Imam makes it a habit to make friends from other faiths

(From left) Venerable Phra Goh Chun Kiang, Ustaz Muslim Amad, Master Chung Kwang Tong, Mr Shivanand Rai, Father Samuel Lim, Dr Pritpal Singh and Zoroastrian priest Ervad Zeus Percy Khambatta, members of the Inter-Religious Organisation (IRO) Youths,
(From left) Venerable Phra Goh Chun Kiang, Ustaz Muslim Amad, Master Chung Kwang Tong, Mr Shivanand Rai, Father Samuel Lim, Dr Pritpal Singh and Zoroastrian priest Ervad Zeus Percy Khambatta, members of the Inter-Religious Organisation (IRO) Youths, comprising 30 to 40 young people from 10 different religions.PHOTO: BERITA HARIAN

As an imam and course coordinator at the Al-Muttaqin Mosque in Ang Mo Kio, Ustaz Muslim Amad spends most of his time with the Muslim community.

But he also has many friends from other faiths and makes the effort to meet young leaders from other religions regularly to organise joint activities.

His interest in learning more about different cultures and faiths was sparked as a student at then Madrasah Al-Irsyad, when he had few non-Muslim friends.

For Racial Harmony Day, his class was in charge of showcasing Indian culture and Ustaz Muslim, 25, still recalls taking oil lamps and copies of Tamil-language daily Tamil Murasu to school to share with his friends.

His fondness for Chinese horror flicks also led him to read up about Chinese culture.

In 2012, Ustaz Muslim discovered the Harmony Centre, which promotes inter-faith understanding, and jumped at the chance to join as a docent.

Four years later, he is still a regular at the centre at An-Nahdhah Mosque in Bishan and takes visitors for tours around it.

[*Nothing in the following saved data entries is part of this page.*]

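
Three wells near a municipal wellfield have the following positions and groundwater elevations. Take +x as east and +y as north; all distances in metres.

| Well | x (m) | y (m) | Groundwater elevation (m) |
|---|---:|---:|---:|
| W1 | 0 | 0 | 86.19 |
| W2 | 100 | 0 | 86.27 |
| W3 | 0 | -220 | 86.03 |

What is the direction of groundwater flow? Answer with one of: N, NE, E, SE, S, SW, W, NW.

SW

∂h/∂x = (86.27 − 86.19) / (100 − 0) = +0.0008000
∂h/∂y = (86.03 − 86.19) / (-220 − 0) = +0.0007273
Flow = −∇h = (-0.0008000 east, -0.0007273 north), which points southwest.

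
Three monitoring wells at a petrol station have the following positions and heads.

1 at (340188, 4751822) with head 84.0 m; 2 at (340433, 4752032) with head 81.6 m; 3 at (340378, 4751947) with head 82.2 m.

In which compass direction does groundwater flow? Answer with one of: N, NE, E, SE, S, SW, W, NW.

Differences from 1: to 2 (Δx, Δy, Δh) = (245, 210, -2.4); to 3 = (190, 125, -1.8).
Solve a·Δx + b·Δy = Δh: det = 245·125 − 190·210 = -9275.
∂h/∂x = [(-2.4)·125 − (-1.8)·210] / -9275 = -0.008410
∂h/∂y = [245·(-1.8) − 190·(-2.4)] / -9275 = -0.001617
Flow = −∇h = (+0.008410 east, +0.001617 north), which points east.

E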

Minister-in-charge of Muslim Affairs Yaacob Ibrahim yesterday cited him as an example of young and upcoming asatizah, or religious teachers, who play a role in guiding the community and imparting values such as integrity, respect for human dignity and compassion.

Ustaz Muslim has spent hours in open conversation with fellow Singaporeans from other faiths.

His key message to other youth out there? "Listen more, talk less. Learn to share about your religion with confidence. Be good to all, regardless of race, language or religion."